Crema -
La collaborazione tra il barman
Marco Pistone, il teatro San Domenico e alcuni sponsor ha portato alla seconda donazione nel giro di un anno al reparto di pediatria del “Maggiore”.
Un bel risultato per chi ha creduto sin dall'inizio in questa iniziativa. Il sostegno nasce dall'incontro di Pistone con il dottor
Alberto Chiara, direttore del reparto, e a teatro ieri c'erano tutti per complimentarsi.

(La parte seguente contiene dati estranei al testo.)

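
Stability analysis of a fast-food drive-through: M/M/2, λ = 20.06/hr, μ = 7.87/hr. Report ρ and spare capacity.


Total capacity cμ = 2·7.87 = 15.74/hr
ρ = λ/(cμ) = 20.06/15.74 = 1.2745
Stable ⇔ ρ < 1: NO
Spare capacity = cμ − λ = 15.74 − 20.06 = -4.32/hr

Final: ρ = 1.2745; unstable; margin = -4.32/hr


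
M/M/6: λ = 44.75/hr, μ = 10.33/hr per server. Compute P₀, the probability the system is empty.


a = λ/μ = 44.75/10.33 = 4.3320; ρ = a/c = 0.7220
Σ_{k=0}^{5} a^k/k! (terms k=0..5) = 1.00000 + 4.33204 + 9.38330 + 13.54961 + 14.67438 + 12.71400 = 55.65333
Tail: a^6/(6!(1−ρ)) = 6609.31284/(720·0.2780) = 33.02099
P₀ = 1/(55.65333 + 33.02099) = 1/88.67432 = 0.011277

Final: 0.011277


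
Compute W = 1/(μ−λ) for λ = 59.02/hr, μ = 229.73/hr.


W = 1/(μ−λ) = 1/(229.73 − 59.02) = 1/170.71 = 0.005858 hr

Final: 0.005858 hr


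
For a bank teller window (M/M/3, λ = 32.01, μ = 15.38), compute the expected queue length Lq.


a = λ/μ = 2.0813; ρ = a/3 = 0.6938
P₀ = 0.098487
Lq = P₀·a^c·ρ / (c!·(1−ρ)²) = 0.098487·9.01546·0.6938/(6·0.09378)
= 1.09470

Final: 1.09470


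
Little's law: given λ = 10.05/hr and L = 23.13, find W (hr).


W = L/λ = 23.13/10.05 = 2.3015 hr

Final: 2.3015 hr


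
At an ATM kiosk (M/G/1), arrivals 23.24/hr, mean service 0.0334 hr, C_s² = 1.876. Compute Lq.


ρ = λ·E[S] = 23.24·0.0334 = 0.7762
Lq = ρ²(1+C_s²)/(2(1−ρ)) = 0.6025·(1+1.876)/(2·0.2238)
= 0.6025·2.8760/0.4476 = 3.87164

Final: 3.87164


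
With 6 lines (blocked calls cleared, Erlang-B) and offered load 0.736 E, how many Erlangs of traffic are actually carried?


B(6,0.736) = 0.0001058 (Erlang-B)
Carried load = a(1 − B) = 0.736·(1 − 0.0001058) = 0.736·0.999894 = 0.7359 E

Final: 0.7359 Erlangs


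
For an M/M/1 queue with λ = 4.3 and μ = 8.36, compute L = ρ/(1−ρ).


ρ = λ/μ = 4.3/8.36 = 0.5144
L = ρ/(1−ρ) = 0.5144/(1 − 0.5144) = 0.5144/0.4856 = 1.0591

Final: 1.0591


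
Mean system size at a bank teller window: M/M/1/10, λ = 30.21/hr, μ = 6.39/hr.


ρ = 30.21/6.39 = 4.7277
L = ρ[1 − (K+1)ρ^K + Kρ^(K+1)] / [(1−ρ)(1−ρ^(K+1))]
Numerator: 4.7277·(1 − 11·5578258.953068 + 10·26372332.233521) = 956708977.349365
Denominator: (-3.7277)·(-26372331.233521) = 98308126.757819
L = 956708977.349365/98308126.757819 = 9.7317

Final: 9.7317


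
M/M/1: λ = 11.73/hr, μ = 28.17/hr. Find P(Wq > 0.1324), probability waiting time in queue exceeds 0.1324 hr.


ρ = 11.73/28.17 = 0.4164
P(Wq > t) = ρ·e^{−(μ−λ)t} = 0.4164·e^{−2.1767}
= 0.4164·0.113420 = 0.047228

Final: 0.047228


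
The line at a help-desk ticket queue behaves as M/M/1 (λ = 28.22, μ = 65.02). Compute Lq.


ρ = 28.22/65.02 = 0.4340
Lq = ρ²/(1−ρ) = 0.1884/0.5660 = 0.3328

Final: 0.3328


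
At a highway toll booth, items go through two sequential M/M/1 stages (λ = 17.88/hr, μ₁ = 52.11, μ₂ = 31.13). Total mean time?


Each node sees arrival rate λ = 17.88/hr (tandem ⇒ throughput preserved).
W₁ = 1/(μ₁−λ) = 1/(52.11−17.88) = 0.02921 hr
W₂ = 1/(μ₂−λ) = 1/(31.13−17.88) = 0.07547 hr
W_total = W₁ + W₂ = 0.02921 + 0.07547 = 0.10469 hr

Final: 0.10469 hr


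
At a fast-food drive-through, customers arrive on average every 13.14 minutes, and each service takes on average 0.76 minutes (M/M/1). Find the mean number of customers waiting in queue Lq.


λ = 60/13.14 = 4.5662 /hr
μ = 60/0.76 = 78.9474 /hr
ρ = λ/μ = 4.5662/78.9474 = 0.05784
Lq = ρ²/(1−ρ) = 0.003345/0.9422 = 0.003551

Final: 0.003551


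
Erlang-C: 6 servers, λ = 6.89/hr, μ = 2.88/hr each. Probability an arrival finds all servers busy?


a = λ/μ = 2.3924; ρ = a/6 = 0.3987
P₀ = 0.091016 (from M/M/c formula)
C(c,a) = [a^c/(c!(1−ρ))]·P₀ = [187.48236/(720·0.6013)]·0.091016
= 0.43307·0.091016 = 0.039416

Final: 0.039416


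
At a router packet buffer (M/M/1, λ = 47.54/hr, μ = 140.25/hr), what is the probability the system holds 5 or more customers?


ρ = 47.54/140.25 = 0.3390
P(N ≥ n) = ρ^n = 0.3390^5 = 0.004475

Final: 0.004475


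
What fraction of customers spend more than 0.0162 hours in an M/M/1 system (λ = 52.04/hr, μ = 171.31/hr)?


W ~ Exponential(μ−λ) for M/M/1.
μ − λ = 171.31 − 52.04 = 119.2700
P(W > t) = e^{−(μ−λ)t} = e^{−1.9322} = 0.144833

Final: 0.144833


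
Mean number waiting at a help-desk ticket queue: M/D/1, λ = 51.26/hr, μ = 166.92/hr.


ρ = 51.26/166.92 = 0.3071
M/D/1: Lq = ρ²/(2(1−ρ)) = 0.09431/(2·0.6929) = 0.06805

Final: 0.06805


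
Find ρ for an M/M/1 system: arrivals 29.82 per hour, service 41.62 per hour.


ρ = λ/μ = 29.82/41.62 = 0.7165

Final: 0.7165


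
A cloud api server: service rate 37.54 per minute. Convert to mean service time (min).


Mean service time = 1/μ = 1/37.54 minute = 0.02664 minute
In minutes: 0.02664 × 1 = 0.02664 min

Final: 0.02664 min


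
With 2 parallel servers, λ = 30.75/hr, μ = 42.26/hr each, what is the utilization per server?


ρ = λ/(cμ) = 30.75/(2·42.26) = 30.75/84.52 = 0.3638

Final: 0.3638


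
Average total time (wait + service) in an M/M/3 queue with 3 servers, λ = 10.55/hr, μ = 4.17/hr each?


a = 2.5300; ρ = 0.8433; P₀ = 0.041742
Lq = P₀·a^c·ρ/(c!(1−ρ)²) = 3.87047
Wq = Lq/λ = 3.87047/10.55 = 0.36687 hr
W = Wq + 1/μ = 0.36687 + 0.23981 = 0.60668 hr

Final: 0.60668 hr


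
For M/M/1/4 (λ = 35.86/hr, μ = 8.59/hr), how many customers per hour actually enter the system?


ρ = 4.1746; P_K = (1−ρ)ρ^4/(1−ρ^5) = 0.761058
λ_eff = λ(1 − P_K) = 35.86·(1 − 0.761058) = 35.86·0.238942 = 8.5685 /hr

Final: 8.5685 /hr


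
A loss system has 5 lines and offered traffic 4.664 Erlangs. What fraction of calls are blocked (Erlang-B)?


B(c,a) = (a^c/c!) / Σ_{k=0}^{c} a^k/k!
a^5/5! = 18.391259
Σ terms (k=0..5): 1.00000 + 4.66400 + 10.87645 + 16.90925 + 19.71619 + 18.39126 = 71.557145
B = 18.391259/71.557145 = 0.257015

Final: 0.257015


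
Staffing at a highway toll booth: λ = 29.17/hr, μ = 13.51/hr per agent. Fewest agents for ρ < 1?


Stability requires cμ > λ ⇔ c > λ/μ.
λ/μ = 29.17/13.51 = 2.1591
Minimum integer c = ⌊2.1591⌋ + 1 = 3
Check: 3·13.51 = 40.53 > 29.17, while 2·13.51 = 27.02 ≤ 29.17

Final: 3 servers


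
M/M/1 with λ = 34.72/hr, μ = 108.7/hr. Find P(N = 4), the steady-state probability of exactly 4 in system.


ρ = 34.72/108.7 = 0.3194
P_n = (1−ρ)·ρ^n = (1 − 0.3194)·0.3194^4 = 0.6806·0.010409 = 0.007084

Final: 0.007084


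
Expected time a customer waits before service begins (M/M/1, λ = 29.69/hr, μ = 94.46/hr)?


ρ = 29.69/94.46 = 0.3143
Wq = ρ/(μ−λ) = 0.3143/(94.46 − 29.69) = 0.3143/64.77 = 0.004853 hr

Final: 0.004853 hr


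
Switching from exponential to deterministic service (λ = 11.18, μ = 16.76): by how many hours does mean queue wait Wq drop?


ρ = 11.18/16.76 = 0.6671
Wq(M/M/1) = ρ/(μ−λ) = 0.6671/5.58 = 0.11955 hr
Wq(M/D/1) = ρ/(2(μ−λ)) = 0.05977 hr
Savings = 0.11955 − 0.05977 = 0.05977 hr

Final: 0.05977 hr


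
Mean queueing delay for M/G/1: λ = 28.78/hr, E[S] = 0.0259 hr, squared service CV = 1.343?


ρ = λ·E[S] = 28.78·0.0259 = 0.7454
E[S²] = E[S]²(1+C_s²) = 0.0259²·(1+1.343) = 0.001572
Wq = λ·E[S²]/(2(1−ρ)) = 28.78·0.001572/(2·0.2546) = 0.08883 hr

Final: 0.08883 hr


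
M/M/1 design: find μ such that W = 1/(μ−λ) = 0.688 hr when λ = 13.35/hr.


W = 1/(μ−λ) ⇒ μ − λ = 1/W = 1/0.688 = 1.4535
μ = λ + 1/W = 13.35 + 1.4535 = 14.8035 per hr

Final: 14.8035 /hr


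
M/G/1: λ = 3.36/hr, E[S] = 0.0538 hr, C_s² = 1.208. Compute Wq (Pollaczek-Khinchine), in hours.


ρ = λ·E[S] = 3.36·0.0538 = 0.1808
E[S²] = E[S]²(1+C_s²) = 0.0538²·(1+1.208) = 0.006391
Wq = λ·E[S²]/(2(1−ρ)) = 3.36·0.006391/(2·0.8192) = 0.01311 hr

Final: 0.01311 hr


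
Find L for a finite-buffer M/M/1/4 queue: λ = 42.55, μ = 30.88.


ρ = 42.55/30.88 = 1.3779
L = ρ[1 − (K+1)ρ^K + Kρ^(K+1)] / [(1−ρ)(1−ρ^(K+1))]
Numerator: 1.3779·(1 − 5·3.604866 + 4·4.967197) = 3.919421
Denominator: (-0.3779)·(-3.967197) = 1.499261
L = 3.919421/1.499261 = 2.6142

Final: 2.6142


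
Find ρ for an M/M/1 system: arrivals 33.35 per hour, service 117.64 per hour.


ρ = λ/μ = 33.35/117.64 = 0.2835

Final: 0.2835


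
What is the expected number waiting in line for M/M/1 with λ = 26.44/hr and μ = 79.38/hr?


ρ = 26.44/79.38 = 0.3331
Lq = ρ²/(1−ρ) = 0.1109/0.6669 = 0.1664

Final: 0.1664


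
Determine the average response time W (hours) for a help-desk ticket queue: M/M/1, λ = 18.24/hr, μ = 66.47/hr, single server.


W = 1/(μ−λ) = 1/(66.47 − 18.24) = 1/48.23 = 0.02073 hr

Final: 0.02073 hr


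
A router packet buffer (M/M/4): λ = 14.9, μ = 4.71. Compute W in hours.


a = 3.1635; ρ = 0.7909; P₀ = 0.029071
Lq = P₀·a^c·ρ/(c!(1−ρ)²) = 2.19377
Wq = Lq/λ = 2.19377/14.9 = 0.14723 hr
W = Wq + 1/μ = 0.14723 + 0.21231 = 0.35955 hr

Final: 0.35955 hr


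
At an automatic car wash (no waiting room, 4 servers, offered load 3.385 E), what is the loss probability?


B(c,a) = (a^c/c!) / Σ_{k=0}^{c} a^k/k!
a^4/4! = 5.470455
Σ terms (k=0..4): 1.00000 + 3.38500 + 5.72911 + 6.46435 + 5.47046 = 22.048916
B = 5.470455/22.048916 = 0.248105

Final: 0.248105


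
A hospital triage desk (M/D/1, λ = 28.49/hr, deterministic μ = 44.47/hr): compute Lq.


ρ = 28.49/44.47 = 0.6407
M/D/1: Lq = ρ²/(2(1−ρ)) = 0.4104/(2·0.3593) = 0.57110

Final: 0.57110


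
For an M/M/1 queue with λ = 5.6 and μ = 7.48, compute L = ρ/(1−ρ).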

L'incasso del bar del teatro, in aggiunta al contributo della banda “Verdi” di Crema, della Tecmar, della filiale cremasca della banca popolare dell'Emilia – che ha aperto un conto corrente apposito e assolto le pratiche burocratiche venendo generosamente incontro al suo cliente, Pistone – hanno permesso di acquistare una seconda
incubatrice ultramoderna, del valore di 7mila euro. «Si tratta di uno strumento veramente utile», ha spiegato il primario, «molto duttile: utile sia per neonati e anche per patologie respiratorie fino all'età di due anni».
Compiaciuto anche il direttore del'azienda ospedaliera,
Luigi Ablondi:«Oggi senza la tecnologia non si può fare buona medicina. Anche se abbiamo ricevuto un finanziamento importante dalla Regione e abbiamo investito quattro milioni di euro, restano fuori tante piccole cose per le quali il contributo dei cittadini che amano questa istituzione è sempre ben accetto».
Marco Pistone, sempre un po' emozionato in queste occasioni, ha tenuto a ringraziare tutti: la società Pergocrema, la Tecmar (a proposito: i titolari doneranno a Natale un pulsossimetro sempre al reparto di pedriatria), Franco Bozzi («che mi è stato sempre molto vicino e di questo lo ringrazio»), Antonio Zaninelli, il direttore della banca, Giovanni Regonesi. «Un ringraziamento speciale va al presidente Cabini, che mi sta insegnando a lavorare guardando al futuro, in un certo modo».
Il presidente, intenzionato a continuare a fare delle attività collaterali del teatro una occasione per fare beneficenza, ha fatto notare una semplice equazione:
«L'anno scorso abbiamo avuto 15mila presenze. Se ogni spettatore desse anche solo un euro, si potrebbe donare qualcosa di importante».
Ablondi ha già pronta la lista: «Fatemi prima depennare quello che abbiamo già fatto!».